Водитель заговорил о минувшем лете, сожалея о прошедших днях, когда приезжало много туристов. Шейн отвечал очень кратко. Потом в такси стало тихо, если не считать шума мотора. Шейн прислонил посох к правой ноге и левому плечу под таким углом, чтобы уместиться в небольшом салоне такси. После чего разгладил на коленях серый плащ. Перед глазами стояла увиденная фигурка с посохом. Изображение было идентично тому, что он сам впервые сделал на стене под тремя пиками с распятым на них человеком, в Аалборге, в Дании, более полугода тому назад. Но не он оставил это изображение на фонарном столбе. Как ни одну из тех фигурок, которые замечал по всему свету за последние восемь месяцев. Одно мгновение эмоционального бунта подвигло его создать образ, который теперь тиражируется, наполняя часы его сна и пробуждения повторяющимися кошмарами. Нет смысла напоминать себе, что вряд ли кто-нибудь свяжет его с первым граффити. Нет смысла вспоминать, что все прошедшие с тех пор восемь месяцев он был безупречным слугой Лит Ахна.

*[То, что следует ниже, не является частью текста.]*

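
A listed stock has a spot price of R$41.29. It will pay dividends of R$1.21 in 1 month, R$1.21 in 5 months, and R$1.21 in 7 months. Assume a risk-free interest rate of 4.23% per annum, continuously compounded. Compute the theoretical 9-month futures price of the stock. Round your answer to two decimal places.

R$38.93

PV(dividends) I = 1.21·e^(−0.0423·1/12) + 1.21·e^(−0.0423·5/12) + 1.21·e^(−0.0423·7/12)
I = 1.2057 + 1.1889 + 1.1805 = 3.5751
F = (S − I)·e^(rT) = (41.29 − 3.5751) · e^(0.0423·9/12)
= 37.7149 · e^0.031725 = 37.7149 × 1.032234 = R$38.93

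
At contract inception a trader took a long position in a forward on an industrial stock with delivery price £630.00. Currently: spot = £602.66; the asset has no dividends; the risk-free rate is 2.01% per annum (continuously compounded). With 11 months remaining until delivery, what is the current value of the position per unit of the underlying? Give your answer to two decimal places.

Current fair forward for the remaining 11 months: F = S·e^(r·T), r = 0.0201
F = 602.66 · e^(0.0201 × 11/12) = 602.66 × 1.018596 = 613.8671
Value of long forward = (F − K)·e^(−rT) = (613.8671 − 630.00) · e^(−0.0201·11/12)
= -16.1329 × 0.981744 = -15.84

-£15.84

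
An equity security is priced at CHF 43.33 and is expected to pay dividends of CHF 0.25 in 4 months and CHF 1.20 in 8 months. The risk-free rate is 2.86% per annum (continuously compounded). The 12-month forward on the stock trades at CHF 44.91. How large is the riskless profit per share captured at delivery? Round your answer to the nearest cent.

CHF 1.79 per share

PV(dividends) I = 0.25·e^(−0.0286·4/12) + 1.20·e^(−0.0286·8/12) = 1.4250
Fair forward F* = (S − I)·e^(rT) = (43.33 − 1.4250)·e^0.028600 = 41.9050 × 1.029013 = 43.1208
Market CHF 44.91 > fair 43.1208: forward overpriced → cash-and-carry (borrow at r, buy the stock and collect the dividends, short the forward).
Profit at T = |F_mkt − F*| = |44.91 − 43.1208| = CHF 1.79 per share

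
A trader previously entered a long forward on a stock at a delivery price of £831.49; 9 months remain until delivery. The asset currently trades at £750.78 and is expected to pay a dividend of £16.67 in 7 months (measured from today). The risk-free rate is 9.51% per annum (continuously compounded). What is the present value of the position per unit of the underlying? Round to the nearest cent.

PV(remaining dividends) I = 16.67·e^(−0.0951·7/12) = 15.7704
Current forward F = (S − I)·e^(rT) = (750.78 − 15.7704)·e^(0.0951·9/12) = 735.0096 × 1.073930 = 789.3489
Value (long) = (F − K)·e^(−rT) = (789.3489 − 831.49) × 0.931159 = -39.2401
Value = -£39.24

-£39.24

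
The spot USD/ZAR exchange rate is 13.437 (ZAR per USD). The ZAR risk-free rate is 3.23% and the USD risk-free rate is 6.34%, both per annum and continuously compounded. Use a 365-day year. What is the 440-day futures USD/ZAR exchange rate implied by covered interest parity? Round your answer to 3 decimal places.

F = S·e^((r_ZAR − r_USD)T) = 13.437 · e^((0.0323 − 0.0634) × 440/365)
= 13.437 · e^-0.037490 = 13.437 × 0.963204
F = 12.943 ZAR per USD

12.943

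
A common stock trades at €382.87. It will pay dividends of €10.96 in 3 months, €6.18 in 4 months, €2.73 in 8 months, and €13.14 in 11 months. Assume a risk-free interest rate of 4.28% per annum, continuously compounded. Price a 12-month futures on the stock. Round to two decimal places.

PV(dividends) I = 10.96·e^(−0.0428·3/12) + 6.18·e^(−0.0428·4/12) + 2.73·e^(−0.0428·8/12) + 13.14·e^(−0.0428·11/12)
I = 10.8434 + 6.0925 + 2.6532 + 12.6345 = 32.2236
F = (S − I)·e^(rT) = (382.87 − 32.2236) · e^(0.0428·12/12)
= 350.6464 · e^0.042800 = 350.6464 × 1.043729 = €365.98

€365.98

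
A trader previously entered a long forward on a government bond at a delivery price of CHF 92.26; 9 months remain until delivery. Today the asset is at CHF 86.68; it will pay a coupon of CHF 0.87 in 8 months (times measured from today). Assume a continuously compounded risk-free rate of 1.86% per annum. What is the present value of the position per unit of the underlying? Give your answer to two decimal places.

-CHF 5.16

PV(remaining coupons) I = 0.87·e^(−0.0186·8/12) = 0.8593
Current forward F = (S − I)·e^(rT) = (86.68 − 0.8593)·e^(0.0186·9/12) = 85.8207 × 1.014048 = 87.0263
Value (long) = (F − K)·e^(−rT) = (87.0263 − 92.26) × 0.986147 = -5.1612
Value = -CHF 5.16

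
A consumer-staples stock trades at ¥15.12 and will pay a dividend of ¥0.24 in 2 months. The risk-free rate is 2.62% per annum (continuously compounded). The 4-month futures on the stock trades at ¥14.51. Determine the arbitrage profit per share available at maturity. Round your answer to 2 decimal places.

¥0.50 per share

PV(dividends) I = 0.24·e^(−0.0262·2/12) = 0.2390
Fair futures F* = (S − I)·e^(rT) = (15.12 − 0.2390)·e^0.008733 = 14.8810 × 1.008771 = 15.0115
Market ¥14.51 < fair 15.0115: forward underpriced → reverse cash-and-carry (short the stock, invest proceeds at r, pay the dividends, go long the forward).
Profit at T = |F_mkt − F*| = |14.51 − 15.0115| = ¥0.50 per share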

Никакие факты не помогут, если по какой-то причине Лит Ахн или другой алааг найдет повод связать его с одной из нацарапанных фигур.
Какой безумный, эгоцентрический импульс подтолкнул его использовать свою обычную личину пилигрима в качестве символа Сопротивления? Подошло бы любое другое изображение. Но тогда у него в крови был алкоголь датских бутлегеров; и было - сильнее всего - воспоминание о громоздких алаагах на площади, отце и сыне, наблюдающих смерть приговоренного и казненного ими человека, и память об их разговоре, который понимал он единственный из всех людей, тоже жгла его, и на один краткий миг благоразумие его улетучилось.

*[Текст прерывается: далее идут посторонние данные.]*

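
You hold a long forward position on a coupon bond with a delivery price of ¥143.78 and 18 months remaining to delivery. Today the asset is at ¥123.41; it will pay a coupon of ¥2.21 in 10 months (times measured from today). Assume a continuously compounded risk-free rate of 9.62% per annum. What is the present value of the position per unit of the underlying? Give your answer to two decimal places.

PV(remaining coupons) I = 2.21·e^(−0.0962·10/12) = 2.0397
Current forward F = (S − I)·e^(rT) = (123.41 − 2.0397)·e^(0.0962·18/12) = 121.3703 × 1.155231 = 140.2107
Value (long) = (F − K)·e^(−rT) = (140.2107 − 143.78) × 0.865628 = -3.0897
Value = -¥3.09

-¥3.09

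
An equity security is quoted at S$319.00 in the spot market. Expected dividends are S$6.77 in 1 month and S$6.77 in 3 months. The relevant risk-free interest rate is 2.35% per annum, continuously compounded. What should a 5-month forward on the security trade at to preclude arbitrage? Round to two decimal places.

S$308.52

PV(dividends) I = 6.77·e^(−0.0235·1/12) + 6.77·e^(−0.0235·3/12)
I = 6.7568 + 6.7303 = 13.4871
F = (S − I)·e^(rT) = (319.00 − 13.4871) · e^(0.0235·5/12)
= 305.5129 · e^0.009792 = 305.5129 × 1.009840 = S$308.52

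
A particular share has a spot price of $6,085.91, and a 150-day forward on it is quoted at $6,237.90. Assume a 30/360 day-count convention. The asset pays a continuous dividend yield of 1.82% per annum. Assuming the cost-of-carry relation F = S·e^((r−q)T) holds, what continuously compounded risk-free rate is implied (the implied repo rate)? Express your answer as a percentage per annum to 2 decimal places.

From F = S·e^((r−q)T): (r − q) = ln(F/S)/T
ln(6237.90/6085.91) = ln(1.024974) = 0.024667
(r − q) = 0.024667 / (150/360) = 0.059201
r = ln(F/S)/T + q = 0.059201 + 0.0182 = 0.077401
r = 7.74%

7.74%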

И вот теперь символ подхвачен и становится символом уже существующего людского подполья - оппозиции алаагам,- о которой он совершенно не подозревал. Самый факт его существования предрекал кровавую трагедию для любого человека, имеющего глупость быть связанным с ним. По своим собственным меркам алааги были справедливы до беспощадности. Но они считали людей «скотом», а владелец скота не станет думать, что несправедлив к больному или потенциально опасному быку, представляющему проблему для фермы…
– Eccolo![2]- сказал водитель такси.
Шейн посмотрел в указанном направлении и увидел здание штаба пришельцев. Превосходный отражающий силовой экран защищал его наподобие ртутного слоя. Невозможно было предположить, что представляло из себя это строение изначально. Оно могло быть чем угодно, начиная от учреждения и кончая музеем. Лит Ахн, Первый Капитан Земли, из своего штаба, выходящего окнами на водопад Святого Антония, в самом сердце бывшего Миннеаполиса, с усмешкой взирал на столь неприкрытую демонстрацию оборонной мощи. Серые бетонные стены его сторожевой башни на острове Николлет не имели ничего для защиты, только портативное оружие, хотя и его одного было достаточно, чтобы за несколько часов сравнять с землей окружающую метрополию. Шейн заплатил водителю, высадился из такси и через главный вход вошел в миланский штаб.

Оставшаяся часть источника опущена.